Part 2: Joel Sambursky talks life after football and McAndrew memories
- Tom Weber

- Aug 23
- 6 min read

CARBONDALE, Ill. — In today’s part-two series on the story of quarterback Joel Sambursky (2001-05), he reflects on meeting his wife at SIU, and nearly losing his son, Teddy Sambursky. He talks about opening a business in Carbondale, and looks back at some McAndrew memories. Finally, he answers the question of how he feels about his passing records being broken.

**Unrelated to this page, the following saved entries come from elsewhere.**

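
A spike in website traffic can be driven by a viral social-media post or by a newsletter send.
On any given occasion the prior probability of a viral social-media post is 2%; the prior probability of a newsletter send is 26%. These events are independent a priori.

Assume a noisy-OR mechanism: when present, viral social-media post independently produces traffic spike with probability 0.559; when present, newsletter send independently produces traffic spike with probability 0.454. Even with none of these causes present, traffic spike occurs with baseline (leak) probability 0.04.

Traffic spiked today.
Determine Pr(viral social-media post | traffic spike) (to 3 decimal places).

Under noisy-OR, P(traffic spike | causes) = 1 − (1−0.04)·∏(1−qᵢ) over the active causes.
Numerator (weight on configurations with viral social-media post): 0.008534 + 0.003998 = 0.012532
The normalizing constant is 0.04*0.98*0.74 + 0.47584*0.98*0.26 + 0.57664*0.02*0.74 + 0.768845*0.02*0.26 = 0.162784
Posterior = 0.012532 / 0.162784 ≈ 0.077

Pr(viral social-media post | traffic spike) ≈ 0.077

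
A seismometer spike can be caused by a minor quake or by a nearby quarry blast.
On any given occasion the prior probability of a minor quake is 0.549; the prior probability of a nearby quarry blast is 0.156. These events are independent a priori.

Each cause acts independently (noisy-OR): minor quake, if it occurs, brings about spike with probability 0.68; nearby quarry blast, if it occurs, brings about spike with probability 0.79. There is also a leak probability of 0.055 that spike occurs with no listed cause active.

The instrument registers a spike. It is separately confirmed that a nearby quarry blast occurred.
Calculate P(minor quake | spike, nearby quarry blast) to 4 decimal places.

Under noisy-OR, P(spike | causes) = 1 − (1−0.055)·∏(1−qᵢ) over the active causes.
P(spike | nearby quarry blast) = 0.80155×0.451 + 0.936496×0.549 = 0.361499 + 0.514136 = 0.875635
Of this, 0.514136 comes from 0.936496×0.549 (the minor quake=true cases).
P(minor quake | spike, nearby quarry blast) = 0.514136 / 0.875635 ≈ 0.5872

P(minor quake | spike, nearby quarry blast) ≈ 0.5872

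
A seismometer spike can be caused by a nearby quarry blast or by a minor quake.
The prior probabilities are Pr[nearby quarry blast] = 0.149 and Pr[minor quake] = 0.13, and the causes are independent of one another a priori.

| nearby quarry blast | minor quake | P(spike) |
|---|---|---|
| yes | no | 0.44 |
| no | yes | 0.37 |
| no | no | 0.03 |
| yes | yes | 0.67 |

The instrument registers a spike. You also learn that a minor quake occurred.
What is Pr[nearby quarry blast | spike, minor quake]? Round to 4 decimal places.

For the numerator, keep only nearby quarry blast=true terms: 0.67·0.149 = 0.099830
Normalizer over all consistent configurations: 0.37·0.851 + 0.67·0.149 = 0.414700
P(nearby quarry blast | spike, minor quake) = 0.099830/0.414700 ≈ 0.2407

Pr[nearby quarry blast | spike, minor quake] ≈ 0.2407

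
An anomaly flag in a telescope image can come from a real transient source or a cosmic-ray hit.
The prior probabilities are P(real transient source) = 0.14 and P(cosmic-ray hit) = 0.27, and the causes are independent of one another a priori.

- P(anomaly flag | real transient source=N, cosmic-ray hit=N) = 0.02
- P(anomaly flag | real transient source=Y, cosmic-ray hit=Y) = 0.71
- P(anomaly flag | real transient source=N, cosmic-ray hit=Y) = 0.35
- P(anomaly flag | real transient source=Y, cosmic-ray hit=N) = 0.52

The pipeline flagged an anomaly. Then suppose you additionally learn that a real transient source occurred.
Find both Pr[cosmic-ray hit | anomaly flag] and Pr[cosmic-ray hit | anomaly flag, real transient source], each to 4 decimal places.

Pr[cosmic-ray hit | anomaly flag] ≈ 0.6220; Pr[cosmic-ray hit | anomaly flag, real transient source] ≈ 0.3356

Sum P(anomaly flag|·) weighted by the priors over the 4 (real transient source, cosmic-ray hit) configurations:
  P(anomaly flag) = 0.02·0.86·0.73 + 0.35·0.86·0.27 + 0.52·0.14·0.73 + 0.71·0.14·0.27
        = 0.012556 + 0.081270 + 0.053144 + 0.026838 = 0.173808
Configurations with cosmic-ray hit contribute 0.108108, so
  P(cosmic-ray hit | anomaly flag) = 0.108108 / 0.173808 ≈ 0.6220

Now condition on the additional information:
Sum P(anomaly flag|·) weighted by the priors over both values of cosmic-ray hit:
  P(anomaly flag | real transient source) = 0.52×0.73 + 0.71×0.27
        = 0.379600 + 0.191700 = 0.571300
Keeping only the cosmic-ray hit-present terms gives 0.191700, so
  P(cosmic-ray hit | anomaly flag, real transient source) = 0.191700 / 0.571300 ≈ 0.3356
The drop from 0.6220 to 0.3356 is the explaining-away (discounting) effect.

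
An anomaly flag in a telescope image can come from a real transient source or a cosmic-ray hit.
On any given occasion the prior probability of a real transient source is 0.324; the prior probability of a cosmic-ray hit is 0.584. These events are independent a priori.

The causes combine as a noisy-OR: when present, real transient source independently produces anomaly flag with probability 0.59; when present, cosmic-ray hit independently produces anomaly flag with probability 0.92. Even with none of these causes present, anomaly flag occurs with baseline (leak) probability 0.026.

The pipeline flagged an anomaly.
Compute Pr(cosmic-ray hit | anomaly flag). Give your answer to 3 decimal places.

Pr(cosmic-ray hit | anomaly flag) ≈ 0.861

Under noisy-OR, P(anomaly flag | causes) = 1 − (1−0.026)·∏(1−qᵢ) over the active causes.
Sum P(anomaly flag|·) weighted by the priors over the 4 (real transient source, cosmic-ray hit) configurations:
  P(anomaly flag) = 0.026*0.676*0.416 + 0.92208*0.676*0.584 + 0.60066*0.324*0.416 + 0.968053*0.324*0.584
        = 0.007312 + 0.364022 + 0.080959 + 0.183171 = 0.635464
The terms with cosmic-ray hit present sum to 0.547193, so
  P(cosmic-ray hit | anomaly flag) = 0.547193 / 0.635464 ≈ 0.861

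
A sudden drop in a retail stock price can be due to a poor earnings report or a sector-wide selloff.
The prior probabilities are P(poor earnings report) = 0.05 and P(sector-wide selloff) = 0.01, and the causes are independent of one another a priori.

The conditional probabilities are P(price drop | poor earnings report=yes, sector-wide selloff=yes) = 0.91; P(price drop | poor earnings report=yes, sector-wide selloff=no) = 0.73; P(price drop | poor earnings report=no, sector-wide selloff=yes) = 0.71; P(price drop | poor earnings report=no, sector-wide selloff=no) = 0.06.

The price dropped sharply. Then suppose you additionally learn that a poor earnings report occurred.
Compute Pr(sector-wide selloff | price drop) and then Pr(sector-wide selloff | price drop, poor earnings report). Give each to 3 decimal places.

For the numerator, keep only sector-wide selloff=true terms: 0.006745 + 0.000455 = 0.007200
The normalizing constant is 0.06*0.95*0.99 + 0.71*0.95*0.01 + 0.73*0.05*0.99 + 0.91*0.05*0.01 = 0.099765
Posterior = 0.007200 / 0.099765 ≈ 0.072

With the extra evidence:
P(price drop | poor earnings report) = 0.73*0.99 + 0.91*0.01 = 0.722700 + 0.009100 = 0.731800
Of this, 0.009100 comes from 0.91*0.01 (the sector-wide selloff=true cases).
Hence the posterior is 0.009100/0.731800 ≈ 0.012.
— poor earnings report explains away the evidence for sector-wide selloff.

Pr(sector-wide selloff | price drop) ≈ 0.072; Pr(sector-wide selloff | price drop, poor earnings report) ≈ 0.012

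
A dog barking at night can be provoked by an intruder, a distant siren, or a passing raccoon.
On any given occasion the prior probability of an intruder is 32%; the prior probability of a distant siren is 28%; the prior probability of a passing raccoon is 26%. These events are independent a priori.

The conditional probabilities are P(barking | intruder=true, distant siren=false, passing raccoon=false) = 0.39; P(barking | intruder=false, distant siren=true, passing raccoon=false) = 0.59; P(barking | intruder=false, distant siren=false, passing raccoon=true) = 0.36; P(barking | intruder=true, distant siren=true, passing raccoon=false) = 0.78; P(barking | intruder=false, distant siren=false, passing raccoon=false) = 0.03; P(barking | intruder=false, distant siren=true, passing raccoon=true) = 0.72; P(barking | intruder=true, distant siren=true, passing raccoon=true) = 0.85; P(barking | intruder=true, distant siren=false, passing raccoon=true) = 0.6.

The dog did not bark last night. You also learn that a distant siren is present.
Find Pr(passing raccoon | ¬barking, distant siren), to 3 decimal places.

By total probability over the 4 (intruder, passing raccoon) configurations:
  P(¬barking | distant siren) = 0.41×0.68×0.74 + 0.28×0.68×0.26 + 0.22×0.32×0.74 + 0.15×0.32×0.26
        = 0.206312 + 0.049504 + 0.052096 + 0.012480 = 0.320392
Keeping only the passing raccoon-present terms gives 0.061984, so
  P(passing raccoon | ¬barking, distant siren) = 0.061984 / 0.320392 ≈ 0.193

Pr(passing raccoon | ¬barking, distant siren) ≈ 0.193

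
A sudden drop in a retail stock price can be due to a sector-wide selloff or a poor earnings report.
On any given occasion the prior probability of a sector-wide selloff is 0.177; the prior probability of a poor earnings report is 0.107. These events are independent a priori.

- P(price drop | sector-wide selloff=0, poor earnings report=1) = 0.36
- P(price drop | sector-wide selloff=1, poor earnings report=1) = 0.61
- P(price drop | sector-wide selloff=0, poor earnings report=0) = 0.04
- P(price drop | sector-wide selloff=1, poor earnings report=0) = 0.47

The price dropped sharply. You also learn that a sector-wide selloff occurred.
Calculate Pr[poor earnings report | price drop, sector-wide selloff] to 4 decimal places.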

SD: How did you meet your wife, Samantha?
JS: I met her in the weight room, and me not being very impressive in the weight room, I decided that's not the time to make the move. We just bumped into each other later that night at Pinch Penny Pub and I had a conversation with her and that's how our relationship started. I always thought it was super cool that she was a golfer, because the amount of discipline and work ethic and drive, and the mental component of that game is significant. My buddies, even to this day, ask how it feels to have a wife that can play golf better than you? And I’m like, she's better than you, too.
SD: After graduation, how did you wind up setting up shop Carbondale?
JS: John Dosier, who's the president of First Southern Bank, was looking for an executive director of the Chamber of Commerce. I was so beaten up after playing 49-straight games, the idea of torturing my body any further in hopes of a professional career was just not possible. I had majored in finance, and at the time I was getting my master's in business administration, and so I think I was the youngest director of the Chamber of Commerce in its history. It was a tremendous opportunity to meet a lot of business owners that may have seen me play or I’d kind of known. In terms of kind of setting up shop, it felt like a really good place to be.
It was probably one of the best decisions that I've ever made. After fulfilling the term as the director, I started at a local financial advisor’s office, and that was in 2007. If you study markets, you know that ’07 and ’08 was the Great Financial Crisis, at least at the beginning of it, the worst recession since the Great Depression. It felt very similar to being a Saluki football player in 2001. Did I do the right thing? But that's why I love sports. There's just so many phenomenal life lessons that you can get in sport that's going to translate to later in life. I was able to build a client base, and then after five years, decided to start my own practice, and that's what I own today.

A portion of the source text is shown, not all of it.